Unternehmen verteilen Pressemitteilungen häufig nach dem Gießkannenprinzip./ Stop: (c) Getty Images/VladimirFLoyd
Unternehmen verteilen Pressemitteilungen häufig nach dem Gießkannenprinzip./ Stop: (c) Getty Images/VladimirFLoyd
PM-Versand nach Gießkannenprinzip

Verschont mich mit euren Pressemitteilungen!
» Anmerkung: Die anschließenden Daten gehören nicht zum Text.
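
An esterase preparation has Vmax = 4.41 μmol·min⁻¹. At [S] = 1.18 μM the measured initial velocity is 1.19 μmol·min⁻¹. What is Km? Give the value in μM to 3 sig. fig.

3.19 μM

v/Vmax = 1.19/4.41 = 0.2698 = [S]/(Km+[S]).
So Km + [S] = [S]/0.2698 = 4.373 μM, giving Km = 4.373 − 1.18 = 3.19 μM.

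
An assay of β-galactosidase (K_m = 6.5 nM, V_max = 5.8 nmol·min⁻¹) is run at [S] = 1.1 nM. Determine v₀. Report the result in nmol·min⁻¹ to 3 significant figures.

0.839 nmol·min⁻¹

[S]/(Km+[S]) = 1.1/7.600 = 0.1447, the fractional saturation.
v = 0.1447 × Vmax = 0.1447 × 5.8 = 0.839 nmol·min⁻¹.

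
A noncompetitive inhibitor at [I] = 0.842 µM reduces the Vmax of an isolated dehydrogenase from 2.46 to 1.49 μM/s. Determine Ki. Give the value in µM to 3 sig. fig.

Noncompetitive: Vmax,app = Vmax/α with α = 1 + [I]/Ki.
α = Vmax/Vmax,app = 2.46/1.49 = 1.651.
Since α = 1 + [I]/Ki, [I]/Ki = 1.651 − 1 = 0.6510 and Ki = 0.842/0.6510 = 1.29 µM.

1.29 µM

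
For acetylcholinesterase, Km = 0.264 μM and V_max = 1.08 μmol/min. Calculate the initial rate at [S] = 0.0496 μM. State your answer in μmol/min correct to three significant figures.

v = Vmax·[S]/(Km + [S]) = 1.08 × 0.0496 / (0.264 + 0.0496)
  = 0.05357 / 0.3136 = 0.171 μmol/min.

0.171 μmol/min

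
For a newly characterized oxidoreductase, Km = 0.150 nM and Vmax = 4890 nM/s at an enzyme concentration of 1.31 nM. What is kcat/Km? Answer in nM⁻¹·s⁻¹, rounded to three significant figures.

24900 nM⁻¹·s⁻¹

kcat = Vmax/[E]total = 4890/1.31 = 3730 s⁻¹.
kcat/Km = 3730/0.150 = 24900 nM⁻¹·s⁻¹.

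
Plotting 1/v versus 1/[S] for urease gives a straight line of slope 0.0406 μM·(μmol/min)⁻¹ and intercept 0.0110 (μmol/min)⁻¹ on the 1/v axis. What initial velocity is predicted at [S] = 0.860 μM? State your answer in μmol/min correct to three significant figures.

The y-intercept is 1/Vmax, so Vmax = 1/0.0110 = 90.9 μmol/min.
The slope is Km/Vmax, so Km = 0.0406 × 90.9 = 3.69 μM.
Then v = 90.9 × 0.860/(3.69 + 0.860) = 17.2 μmol/min.

17.2 μmol/min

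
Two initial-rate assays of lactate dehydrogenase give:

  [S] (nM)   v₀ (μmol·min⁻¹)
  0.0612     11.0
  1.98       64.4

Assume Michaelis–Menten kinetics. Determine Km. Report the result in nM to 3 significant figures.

0.363 nM

From v = Vmax[S]/(Km+[S]), each point gives Vmax = v(Km+[S])/[S].
Equating: 11.0(Km+0.0612)/0.0612 = 64.4(Km+1.98)/1.98.
179.7·Km + 11.0 = 32.53·Km + 64.4, so (179.7 − 32.53)·Km = 64.4 − 11.0.
Km = 53.40/147.2 = 0.363 nM; then Vmax = 11.0(0.363+0.0612)/0.0612 = 76.2 μmol·min⁻¹.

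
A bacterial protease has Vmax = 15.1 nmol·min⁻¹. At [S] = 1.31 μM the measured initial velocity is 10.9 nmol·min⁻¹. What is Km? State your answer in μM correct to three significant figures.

0.505 μM

v/Vmax = 10.9/15.1 = 0.7219 = [S]/(Km+[S]).
So Km + [S] = [S]/0.7219 = 1.815 μM, giving Km = 1.815 − 1.31 = 0.505 μM.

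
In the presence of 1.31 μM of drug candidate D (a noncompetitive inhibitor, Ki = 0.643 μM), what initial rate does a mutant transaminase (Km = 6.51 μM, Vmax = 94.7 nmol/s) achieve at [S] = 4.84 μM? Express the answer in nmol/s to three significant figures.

13.3 nmol/s

With α = 1 + [I]/Ki = 1 + 1.31/0.643 = 3.037, the noncompetitive rate law is v = (Vmax/α)·[S] / (Km + [S]).
v = (94.7/3.037)×4.84 / (6.51 + 4.84) = 150.9/11.35 = 13.3 nmol/s.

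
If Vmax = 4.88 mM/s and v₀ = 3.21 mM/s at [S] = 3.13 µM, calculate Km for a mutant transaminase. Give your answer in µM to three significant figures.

1.63 µM

v/Vmax = 3.21/4.88 = 0.6578 = [S]/(Km+[S]).
So Km + [S] = [S]/0.6578 = 4.758 µM, giving Km = 4.758 − 3.13 = 1.63 µM.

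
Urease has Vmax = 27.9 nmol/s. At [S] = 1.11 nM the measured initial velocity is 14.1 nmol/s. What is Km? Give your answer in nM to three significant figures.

1.09 nM

v/Vmax = 14.1/27.9 = 0.5054 = [S]/(Km+[S]).
So Km + [S] = [S]/0.5054 = 2.196 nM, giving Km = 2.196 − 1.11 = 1.09 nM.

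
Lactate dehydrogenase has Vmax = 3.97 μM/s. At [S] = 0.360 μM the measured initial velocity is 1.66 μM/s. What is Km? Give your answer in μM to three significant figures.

v/Vmax = 1.66/3.97 = 0.4181 = [S]/(Km+[S]).
So Km + [S] = [S]/0.4181 = 0.8610 μM, giving Km = 0.8610 − 0.360 = 0.501 μM.

0.501 μM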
Agenturen und Institutionen verteilen Pressemitteilungen häufig mit der Gießkanne. Das bringt nichts, meint unser Gastautor Dominik Ruisinger.
Dominik Ruisinger

Es bringt nichts. Es bringt nichts. Es bringt nichts. Diesen Satz will man 1000fach Agenturen und Institutionen ins Gesicht schleudern, die freie und feste Journalisten, Blogger, Influencerinnen und sonstige arme und unschuldige Menschen mit ihren Pressemitteilungen zuschütten. Und zwar nach dem Gießkannenprinzip. Kaum ist ein neues Thema ausgeheckt und die Pressemitteilung geschrieben, schon wird sie sofort an den gesamten Verteiler versendet. Und zwar an alle. Wirklich alle! Ob es die Empfänger wollen oder nicht — egal — Hauptsache raus. Schließlich geht es ja um Reichweite! Ein kleiner Rant.

PM-Versand nach Gießkannenprinzip bringt nichts. Punkt.
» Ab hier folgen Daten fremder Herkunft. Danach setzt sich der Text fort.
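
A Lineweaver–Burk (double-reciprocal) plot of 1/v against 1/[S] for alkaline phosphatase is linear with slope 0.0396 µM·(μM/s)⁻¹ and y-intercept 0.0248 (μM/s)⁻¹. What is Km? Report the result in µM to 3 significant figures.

1.60 µM

y-intercept = 1/Vmax ⇒ Vmax = 40.3 μM/s; slope = Km/Vmax ⇒ Km = slope × Vmax.
Km = 0.0396 × 40.3 = 1.60 µM.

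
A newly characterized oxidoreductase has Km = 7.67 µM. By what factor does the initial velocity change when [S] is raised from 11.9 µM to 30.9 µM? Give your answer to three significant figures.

1.32

The fractional saturations are [S]/(Km+[S]) = 11.9/19.57 = 0.6081 and 30.9/38.57 = 0.8011.
v₂/v₁ is just their ratio: 0.8011/0.6081 = 1.32.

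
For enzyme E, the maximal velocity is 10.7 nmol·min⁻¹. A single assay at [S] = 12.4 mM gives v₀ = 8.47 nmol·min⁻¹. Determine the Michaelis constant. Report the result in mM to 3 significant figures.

3.26 mM

From v = Vmax[S]/(Km+[S]), Km = [S](Vmax − v)/v.
Km = 12.4 × (10.7 − 8.47) / 8.47 = 27.65/8.47 = 3.26 mM.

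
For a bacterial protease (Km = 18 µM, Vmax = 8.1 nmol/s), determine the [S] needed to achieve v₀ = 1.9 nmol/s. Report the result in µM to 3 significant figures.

Rearranging v = Vmax[S]/(Km+[S]) gives [S] = Km·v/(Vmax − v).
[S] = 18 × 1.9 / (8.1 − 1.9) = 34.20/6.200 = 5.52 µM.

5.52 µM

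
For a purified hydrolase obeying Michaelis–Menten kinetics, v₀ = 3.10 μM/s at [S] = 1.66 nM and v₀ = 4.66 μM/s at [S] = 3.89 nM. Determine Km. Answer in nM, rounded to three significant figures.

2.33 nM

In reciprocal form, 1/v = (Km/Vmax)·(1/[S]) + 1/Vmax. The two points give (1/[S], 1/v) = (0.6024, 0.3226) and (0.2571, 0.2146).
Slope = (0.3226 − 0.2146)/(0.6024 − 0.2571) = 0.3127; intercept = 0.3226 − 0.3127×0.6024 = 0.1342.
Vmax = 1/intercept = 7.45 μM/s; Km = slope × Vmax = 0.3127 × 7.45 = 2.33 nM.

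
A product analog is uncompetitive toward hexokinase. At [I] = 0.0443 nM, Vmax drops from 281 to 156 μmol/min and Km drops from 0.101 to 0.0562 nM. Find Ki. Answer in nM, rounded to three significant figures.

0.0553 nM

Uncompetitive: Vmax,app = Vmax/α (and Km,app = Km/α) with α = 1 + [I]/Ki.
α = Vmax/Vmax,app = 281/156 = 1.801.
Ki = [I]/(α − 1) = 0.0443/0.8013 = 0.0553 nM.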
Eigentlich hatte ich gehofft, dass diese Unart — gerade auch in Zeiten des Social Webs, des Content Marketings und der stärkeren Dialogorientierung — dem Ende zugeht. Völliger Irrtum! Werfe ich einen Blick in meinen Post-Eingang, was sich dorthin in den letzten Wochen und Monate alles verirrt hat (solange ich es noch nicht gelöscht habe oder es sich selbstständig in den vollen Spam-Ordner verdrückt hat), dann finde ich da Themen von Absendern wieder, die mich an vielem zweifeln lassen.
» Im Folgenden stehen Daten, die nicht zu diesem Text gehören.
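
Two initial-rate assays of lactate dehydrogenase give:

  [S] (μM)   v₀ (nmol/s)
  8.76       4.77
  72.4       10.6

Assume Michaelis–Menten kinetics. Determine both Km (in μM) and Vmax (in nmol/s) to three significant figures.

In reciprocal form, 1/v = (Km/Vmax)·(1/[S]) + 1/Vmax. The two points give (1/[S], 1/v) = (0.1142, 0.2096) and (0.01381, 0.09434).
Slope = (0.2096 − 0.09434)/(0.1142 − 0.01381) = 1.149; intercept = 0.2096 − 1.149×0.1142 = 0.07847.
Vmax = 1/intercept = 12.7 nmol/s; Km = slope × Vmax = 1.149 × 12.7 = 14.6 μM.

Km = 14.6 μM; Vmax = 12.7 nmol/s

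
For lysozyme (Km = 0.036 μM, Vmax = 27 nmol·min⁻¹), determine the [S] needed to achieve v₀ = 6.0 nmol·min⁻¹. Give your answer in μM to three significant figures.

The required fractional saturation is v/Vmax = 6.0/27 = 0.2222.
Then [S]/(Km+[S]) = 0.2222 ⇒ [S] = 0.036 × 0.2222/(1 − 0.2222) = 0.0103 μM.

0.0103 μM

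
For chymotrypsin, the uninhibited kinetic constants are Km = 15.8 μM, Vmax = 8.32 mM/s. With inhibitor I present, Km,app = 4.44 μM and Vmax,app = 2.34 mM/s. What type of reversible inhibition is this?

uncompetitive

Both Km and Vmax decrease by the same factor (~3.56-fold) — characteristic of uncompetitive inhibition.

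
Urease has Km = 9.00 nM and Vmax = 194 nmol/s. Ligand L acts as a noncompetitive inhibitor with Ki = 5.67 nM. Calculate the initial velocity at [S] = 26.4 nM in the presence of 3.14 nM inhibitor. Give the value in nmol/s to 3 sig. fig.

93.1 nmol/s

α = 1 + [I]/Ki = 1 + 3.14/5.67 = 1.554.
For a noncompetitive inhibitor, Vmax is reduced to Vmax/α while Km is unchanged: Km,app = 9.00 nM, Vmax,app = 125 nmol/s.
v = Vmax,app·[S]/(Km,app + [S]) = 125 × 26.4/(9.00 + 26.4) = 93.1 nmol/s.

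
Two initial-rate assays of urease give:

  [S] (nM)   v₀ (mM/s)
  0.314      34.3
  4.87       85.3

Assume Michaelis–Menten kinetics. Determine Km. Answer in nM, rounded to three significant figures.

0.556 nM

In reciprocal form, 1/v = (Km/Vmax)·(1/[S]) + 1/Vmax. The two points give (1/[S], 1/v) = (3.185, 0.02915) and (0.2053, 0.01172).
Slope = (0.02915 − 0.01172)/(3.185 − 0.2053) = 0.005851; intercept = 0.02915 − 0.005851×3.185 = 0.01052.
Vmax = 1/intercept = 95.0 mM/s; Km = slope × Vmax = 0.005851 × 95.0 = 0.556 nM.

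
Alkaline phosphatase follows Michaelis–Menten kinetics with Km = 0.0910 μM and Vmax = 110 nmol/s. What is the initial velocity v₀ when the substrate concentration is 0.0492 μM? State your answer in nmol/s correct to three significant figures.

38.6 nmol/s

v = Vmax·[S]/(Km + [S]) = 110 × 0.0492 / (0.0910 + 0.0492)
  = 5.412 / 0.1402 = 38.6 nmol/s.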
Ein kleiner Überblick über die letzten Monate — mit übrigens meist grandios aussagekräftigen Betreffzeilen:

  • B‑Team-Tour 2019 – Start am 19. August– “Wählen gehen für ein weltoffenes Brandenburg”
    => Ja, wählen gehen ist wichtig. Sicher. Nur was habe ich mit einer B‑Team-Tour zu tun? Und schreibe ich über Politik?
  • 6. Alternativer Drogen- und Suchtbericht — Einladung zur Pressekonferenz am 05.07. in Berlin.
    => Sicherlich ein wichtiges gesellschaftliches Anliegen. Nur was soll ich denn auf dieser Pressekonferenz anfangen?
  • New Releases — Juni 2019″.
    => Wow! Eine wirklich einmalige Hammer-Betreffzeile. Und weiter: “Dein monatlicher Input zu den neuen Releases von BMGPM.” Das könnte ja spannend sein. Aber warum denn für mich? Was wollt ihr denn von mir???
  • Pressemitteilung: Social Match gewinnt Stefan Mauerer, Susanne Marell und Niklas Heinen als Beiräte.
    => Uiii, da scheint mich noch jemand im Verteiler zu haben, aus einer Zeit, als ich vor rund sieben Jahren beim PR-Journal als Redakteur tätig war. Hat da etwa jemand seit 7 Jahren nicht seinen Presseverteiler aktualisiert?
  • Pressemitteilung mit der Bitte um Würdigung? (…) “aus gegebenen Anlass möchten wir Ihnen eine Pressemittelung übergeben. Dieser Vorgang ist einmalig in der Geschichte der BRD!!
    => Moment: Erstens heißt es immer noch “Pressemitteilung” – also Sorgfalt scheint hier nicht hoch im Kurs zu stehen; und zweitens: “Einmalig in der Geschichte der BRD” mit 2 Ausrufezeichen!! — Donnerwetter! Muss ich das wissen? Nein. Aber so ganz sicher war sich der Absender dann doch nicht. Oder was sollte das neckische Fragezeichen am Ende der Betreffzeile?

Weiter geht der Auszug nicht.